Captain Leto “Juice” Plum, Jon’s XO for his own Red Squadron, accompanied by Lieutenant Glenn “Heater” Keita, the air groups operation officer—also from Red Squadron—followed them. And finally, Captain Tabitha “Spitfire” Atradies the Flight Operations Officer and her two subordinates, Lieutenants Nicholas “Ruffles” Oretgo and Kevin “Pancake” Okora, the port and starboard Landing Signals Officers, respectively.
“The exchange of assets should be complete by 1400 hours today,” Rambler continued. “Command wants all personnel to familiarize themselves with the following as well,” he click the remote and a slide-show of images—some clear and some blurry—appeared on the wall monitor. “The scuttlebutt we are hearing about Cylons that look like is apparently true. Captain Malcolm and his Virgon Resistance made a point of recording as many different models as possible—he and people successfully managed to get the images of these seven, but there could be more of them.”
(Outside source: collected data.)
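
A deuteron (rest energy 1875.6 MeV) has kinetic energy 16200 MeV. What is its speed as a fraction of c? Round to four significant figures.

0.9946c

γ = 1 + K/(mc²) = 1 + 16200/1875.6 = 9.6372.
β = √(1 − 1/γ²) = √(1 − 0.0107671) = √0.9892329 = 0.9946.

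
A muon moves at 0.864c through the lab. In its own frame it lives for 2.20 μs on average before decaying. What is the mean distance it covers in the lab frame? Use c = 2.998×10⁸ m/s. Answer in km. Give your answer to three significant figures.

1.13 km

With β = 0.864, γ = 1/√(1 − 0.864²) = 1/√0.253504 = 1.9861.
Lab-frame lifetime: Δt = γτ = 1.9861 × 2.20 μs = 4.3694 μs.
Distance: d = vΔt = 0.864 × 2.998×10⁸ m/s × 4.3694×10^-6 s = 1130 m = 1.13 km.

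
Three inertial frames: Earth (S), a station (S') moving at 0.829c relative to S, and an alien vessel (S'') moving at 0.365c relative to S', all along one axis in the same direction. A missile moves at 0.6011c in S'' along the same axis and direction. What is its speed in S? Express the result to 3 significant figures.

0.979c

Apply u = (u'+v)/(1+u'v) twice. Missile in the station frame: (0.6011+0.365)/(1+0.6011·0.365) = 0.9661/1.2194015 = 0.79227c.
That velocity, transformed to the rest frame of Earth: (0.79227+0.829)/(1+0.79227·0.829) = 1.62127/1.65679183 = 0.97856c.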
“The Marines have been alerted to the possibility that we may have infiltrators among the refugees—for the meantime, the civilians will be restricted to non-critical spaces; your people will report immediately any civilian found in a restricted area. There is no
discretion here, folks—every
violation will be reported and investigated. The last thing we need is for a Cylon to get access to the magazines or fuel supply.”
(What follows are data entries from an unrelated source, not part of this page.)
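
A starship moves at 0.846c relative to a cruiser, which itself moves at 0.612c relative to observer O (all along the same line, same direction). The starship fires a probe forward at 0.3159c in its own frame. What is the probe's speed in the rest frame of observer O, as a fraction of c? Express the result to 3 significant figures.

0.979c

First combine the probe and starship (S''→S'): u₁ = (0.3159 + 0.846)/(1 + 0.3159×0.846) = 1.1619/1.2672514 = 0.91687.
Then combine with the cruiser (S'→S): u = (0.91687 + 0.612)/(1 + 0.91687×0.612) = 1.52887/1.56112444 = 0.97934.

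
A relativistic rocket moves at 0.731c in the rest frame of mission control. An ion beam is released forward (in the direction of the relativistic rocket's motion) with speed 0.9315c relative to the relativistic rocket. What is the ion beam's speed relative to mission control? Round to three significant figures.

0.989c

In units of c, u = (u' + v)/(1 + u'v) with u' = 0.9315 and v = 0.731.
Numerator: 0.9315 + 0.731 = 1.6625. Denominator: 1 + (0.9315)(0.731) = 1.6809265.
u = 1.6625/1.6809265 = 0.98904, so the speed is 0.989c.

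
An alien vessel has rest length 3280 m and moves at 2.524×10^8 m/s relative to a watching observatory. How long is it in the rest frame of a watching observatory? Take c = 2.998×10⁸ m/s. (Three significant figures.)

1770 m

β = v/c = (2.524×10^8 m/s)/(2.998×10⁸ m/s) = 0.841895.
Lorentz factor: γ = (1 − 0.7087872)^(−1/2) = 1.8531.
Along the direction of motion the measured length is L₀/γ = 3280/1.8531 = 1770 m.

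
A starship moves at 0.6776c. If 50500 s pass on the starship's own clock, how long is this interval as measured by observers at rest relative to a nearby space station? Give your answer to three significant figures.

68700 s

β² = 0.45914176, so γ = 1/√0.54085824 = 1.3597.
The onboard clock measures proper time, so the interval in the rest frame of a nearby space station is dilated: Δt = γ·Δτ = 1.3597 × 50500 s = 68700 s.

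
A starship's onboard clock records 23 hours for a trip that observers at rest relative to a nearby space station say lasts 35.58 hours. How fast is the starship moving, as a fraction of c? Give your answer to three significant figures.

γ = Δt/Δτ = 35.58/23 = 1.547.
β = √(1 − 1/γ²) = √(1 − 0.417849) = √0.582151 = 0.763.

0.763c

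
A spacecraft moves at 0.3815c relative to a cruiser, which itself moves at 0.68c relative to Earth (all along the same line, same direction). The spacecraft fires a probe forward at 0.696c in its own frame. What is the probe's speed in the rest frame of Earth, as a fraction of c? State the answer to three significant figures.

0.970c

Apply u = (u'+v)/(1+u'v) twice. Probe in the cruiser frame: (0.696+0.3815)/(1+0.696·0.3815) = 1.0775/1.265524 = 0.85143c.
That velocity, transformed to the rest frame of Earth: (0.85143+0.68)/(1+0.85143·0.68) = 1.53143/1.5789724 = 0.96989c.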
He waited and each of his subordinates nodded. “Good. Remember that the Engineering and Deck Divisions are short on manpower since we transferred eighty of our people over to the rest of the flotilla—the Flight Division, including the deck gangs—will have to take up some of that slack. Tell your people to keep the bitching down—I don’t want to hear it, and they
sure as all the Hells don’t want Colonel Jayne
to hear it. And that is going to be in addition to us being on call for rapid launch—so tell your people to suck it up and get used to it.”
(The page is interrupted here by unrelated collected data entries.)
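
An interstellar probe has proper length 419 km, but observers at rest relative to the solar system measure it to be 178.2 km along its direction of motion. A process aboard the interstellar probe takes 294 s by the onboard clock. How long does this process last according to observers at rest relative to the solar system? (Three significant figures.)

691 s

Length contraction gives γ = L₀/L = 419/178.2 = 2.35129.
The same γ dilates the second interval: 2.35129 × 294 s = 691 s.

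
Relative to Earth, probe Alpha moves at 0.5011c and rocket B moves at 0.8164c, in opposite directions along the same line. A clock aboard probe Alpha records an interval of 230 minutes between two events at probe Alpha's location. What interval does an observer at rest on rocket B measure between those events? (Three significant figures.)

The velocity of probe Alpha relative to rocket B is (0.5011 + 0.8164)c / (1 + 0.5011×0.8164) = 0.935c; relative speed 0.935c.
At |u| = 0.935c, γ = (1 − 0.874225)^(−1/2) = 2.8197.
Probe Alpha's interval is proper; time dilation gives Δt_B = γΔτ = 2.8197 × 230 minutes = 649 minutes.

649 minutes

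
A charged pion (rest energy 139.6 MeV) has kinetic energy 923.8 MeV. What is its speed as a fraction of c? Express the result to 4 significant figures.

0.9913c

γ = 1 + K/(mc²) = 1 + 923.8/139.6 = 7.6175.
β = √(1 − 1/γ²) = √(1 − 0.0172336) = √0.9827664 = 0.9913.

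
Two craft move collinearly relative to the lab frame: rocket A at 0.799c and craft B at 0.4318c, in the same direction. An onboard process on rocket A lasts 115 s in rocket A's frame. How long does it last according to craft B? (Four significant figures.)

138.9 s

Speed of rocket A in craft B's frame: u = (v_A − v_B)/(1 − v_A v_B/c²) = (0.799 − 0.4318)/(1 − 0.799×0.4318) = 0.3672/0.6549918 = 0.56062; |u| = 0.56062c.
At |u| = 0.56062c, γ = (1 − 0.314295)^(−1/2) = 1.2076.
The clock on rocket A records proper time, so craft B measures Δt = γΔτ = 1.2076 × 115 = 138.9 s.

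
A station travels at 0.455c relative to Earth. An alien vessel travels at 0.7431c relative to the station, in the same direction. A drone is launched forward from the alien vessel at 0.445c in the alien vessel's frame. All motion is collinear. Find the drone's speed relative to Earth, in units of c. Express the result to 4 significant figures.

Compose velocities in two stages. Stage 1 (into S'): u₁ = (0.445+0.7431)/(1+0.445×0.7431) = 0.89285.
Stage 2 (into S): u = (0.89285+0.455)/(1+0.89285×0.455) = 0.95847, so the speed is 0.9585c.

0.9585c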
Rambler set down his clipboard and he leaned on the podium. “I have heard grumbling from many members of this crew about the terrorists
and Leonis Pryde
—people, that is above your pay-grade, and it is damn sure above that of those under your commands. At the moment, the Commander, Colonel Jayne, Major Caldwell, and Mister Namer are hammering out this very topic—but I think I already know how it is going to go down. We are going to let the past go.”
He paused and looked at each of the officers in turn. “Some of these people will become part and parcel of the Fleet and Marines—we are going to ignore what happened in the past and work together. We don’t have enough cells to throw more than six hundred men and women in the brig, and they are human
. So if you hear your people grousing about the terrorists
, I expect you to quash that. They aren’t terrorists anymore—they are survivors
, just like us. Stamp down on it hard—let them know we are not going to tolerate anyone, much less a Colonial in uniform, from becoming a vigilante over political and criminal concerns that are no longer valid.”
He waited until each of the others nodded their confirmation and he smiled. “Even though we are interstellar space, we will maintain a 24-hour around the clock Combat Air Patrol—rotation will continue as scheduled with the following altera-. . .,”
“Frack!” exclaimed Sidewinder. “Rambler, I picked up that one yesterday,” he said as the image of the face of one of the seven known Cylon models flashed across the screen.
Rambler spun around and picked up the remote. He stopped the sideshow and flipped back two images. “That’s him,” Sidewinder said flatly.
“Where did you deliver him?”
“He’s on board Scorpia
—part of the Caprica Resistance. Anders called him Brother Cavil.”